In the game of bridge, four players are dealt 13 cards each from a well-shuffled deck of 52 playing cards. What is the probability that one of the players holds a hand that is made up of only one suit?

Homework Equations

_nC_r = n!/(r!(n-r)!)

The Attempt at a Solution

I know that when 1 player is dealt all of one particular suit, it should be 4/₅₂C₁₃
But for some reason, the answer at the back of the book for this question is very strange:
([(4²*39!)/(13!³*3!) - (6²*26!)/(13!²*2!) + 24] / (52!/(13!⁴*4!)

and this isn't equal to 4/₅₂C₁₃...

Since I already have the answer, I would like a thorough explanation of why it is so...
Thanks a lot!
:)

 

[Hurkyl]

You have stated three different problems in your post!
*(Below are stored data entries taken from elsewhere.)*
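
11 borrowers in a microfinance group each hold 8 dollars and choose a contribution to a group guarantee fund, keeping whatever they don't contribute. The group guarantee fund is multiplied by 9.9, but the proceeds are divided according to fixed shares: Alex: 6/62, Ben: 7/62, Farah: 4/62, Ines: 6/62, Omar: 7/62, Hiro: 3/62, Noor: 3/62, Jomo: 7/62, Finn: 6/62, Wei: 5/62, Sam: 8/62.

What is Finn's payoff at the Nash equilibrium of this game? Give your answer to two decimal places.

38.66 dollars

Each unit j contributes comes back to j as 9.9 × (j's share), so j prefers to contribute only if that share exceeds 1/9.9 = 0.1010; otherwise keeping the unit dominates.
Ben, Omar, Jomo and Sam are above the threshold, contributing 8 each; the remaining 7 contribute 0. Total contributed: 32.
Finn keeps 8 and receives 9.9 × 32 × 6/62 = 30.66 from the group guarantee fund, for a payoff of 38.66.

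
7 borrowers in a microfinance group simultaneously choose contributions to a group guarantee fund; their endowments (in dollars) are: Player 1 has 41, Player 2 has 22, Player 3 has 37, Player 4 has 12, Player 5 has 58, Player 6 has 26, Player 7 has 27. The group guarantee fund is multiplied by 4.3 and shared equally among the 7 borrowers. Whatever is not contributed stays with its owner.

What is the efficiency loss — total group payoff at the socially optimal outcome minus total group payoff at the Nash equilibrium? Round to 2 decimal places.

The private return per contributed unit is 4.3/7 = 0.6143 < 1 for every player regardless of endowment, so the Nash equilibrium is zero contribution and the group total is Σ E_j = 41 + 22 + 37 + 12 + 58 + 26 + 27 = 223.
Each contributed unit returns 4.300 to the group, so the social optimum is full contribution by everyone: group total = 4.300 × 223 = 958.90.
Efficiency loss = (4.300 − 1) × 223 = 735.90.

735.90 dollars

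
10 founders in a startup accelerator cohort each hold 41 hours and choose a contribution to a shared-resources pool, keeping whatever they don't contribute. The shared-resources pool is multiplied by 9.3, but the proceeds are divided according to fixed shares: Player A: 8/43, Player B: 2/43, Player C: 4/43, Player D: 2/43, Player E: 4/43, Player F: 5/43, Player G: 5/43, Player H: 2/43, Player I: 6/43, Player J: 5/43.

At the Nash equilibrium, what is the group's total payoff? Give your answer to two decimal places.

2111.50 hours

A player with share s gets back 9.3·s per unit contributed, so full contribution is dominant for anyone with s > 1/9.3 = 0.1075 and zero contribution is dominant for anyone below.
Player A, Player F, Player G, Player I and Player J are above the threshold, contributing 41 each; the remaining 5 contribute 0. Total contributed: 205.
The shared-resources pool pays out 9.3 × 205 = 1906.50 in total (split across the unequal shares, but the aggregate is all that matters for the group sum).
The 5 free-riders keep 41 each, adding 205. Group total = 205 + 1906.50 = 2111.50.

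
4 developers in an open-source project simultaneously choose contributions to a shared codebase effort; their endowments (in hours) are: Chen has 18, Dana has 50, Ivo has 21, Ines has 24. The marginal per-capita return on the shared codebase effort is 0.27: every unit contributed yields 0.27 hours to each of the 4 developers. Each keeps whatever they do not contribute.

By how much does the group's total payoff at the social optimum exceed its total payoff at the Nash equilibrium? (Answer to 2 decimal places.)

9.04 hours

The private return per contributed unit is 0.27 < 1 for everyone, so the Nash equilibrium is zero contribution and the group total is Σ E_j = 18 + 50 + 21 + 24 = 113.
Each contributed unit returns 1.080 to the group, so the social optimum is full contribution by everyone: group total = 1.080 × 113 = 122.04.
Efficiency loss = (1.080 − 1) × 113 = 9.04.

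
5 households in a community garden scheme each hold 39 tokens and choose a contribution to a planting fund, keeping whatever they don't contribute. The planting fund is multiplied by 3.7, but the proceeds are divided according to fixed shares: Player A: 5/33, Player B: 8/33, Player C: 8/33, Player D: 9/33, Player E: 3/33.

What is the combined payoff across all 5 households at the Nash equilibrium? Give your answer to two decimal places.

300.30 tokens

A player with share s gets back 3.7·s per unit contributed, so full contribution is dominant for anyone with s > 1/3.7 = 0.2703 and zero contribution is dominant for anyone below.
Player D alone (share 9/33) is above the threshold, contributing 39; the remaining 4 contribute 0. Total contributed: 39.
The planting fund pays out 3.7 × 39 = 144.30 in total (split across the unequal shares, but the aggregate is all that matters for the group sum).
The 4 free-riders keep 39 each, adding 156. Group total = 156 + 144.30 = 300.30.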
1. What are the odds that exactly one person is dealt an entire suit
2. What are the odds that one person is dealt an entire suit
3. What are the odds that one particular person is dealt an entire suit

I imagine you will be able to solve things yourself once you can recognize how these are three different problems.

 

[ti-84minus]

Thanks for the reply!
But I still do not recognize the difference between those three.
exactly one person,

one person,

one particular person.
Shouldn't they all equal to 4/₅₂C₁₃.

 

[happyg1]

You have to account for the possibility that 2 or 3 or 4 are all dealt the same suit...that's where the exactly one, one particular comes in.

 

[HallsofIvy]

Thanks for the reply!
But I still do not recognize the difference between those three.
exactly one person,

exactly one of East, West, North, or South is dealt all the same suit

one person,

At least one but possibly more are dealt all the same suit.

one particular person.

North is dealt all the same suit.

(or "South is dealt all the same suit" or "East is dealt all the same suit" or "West is dealt all the same suit". Those four have the same probability.)

Shouldn't they all equal to 4/₅₂C₁₃.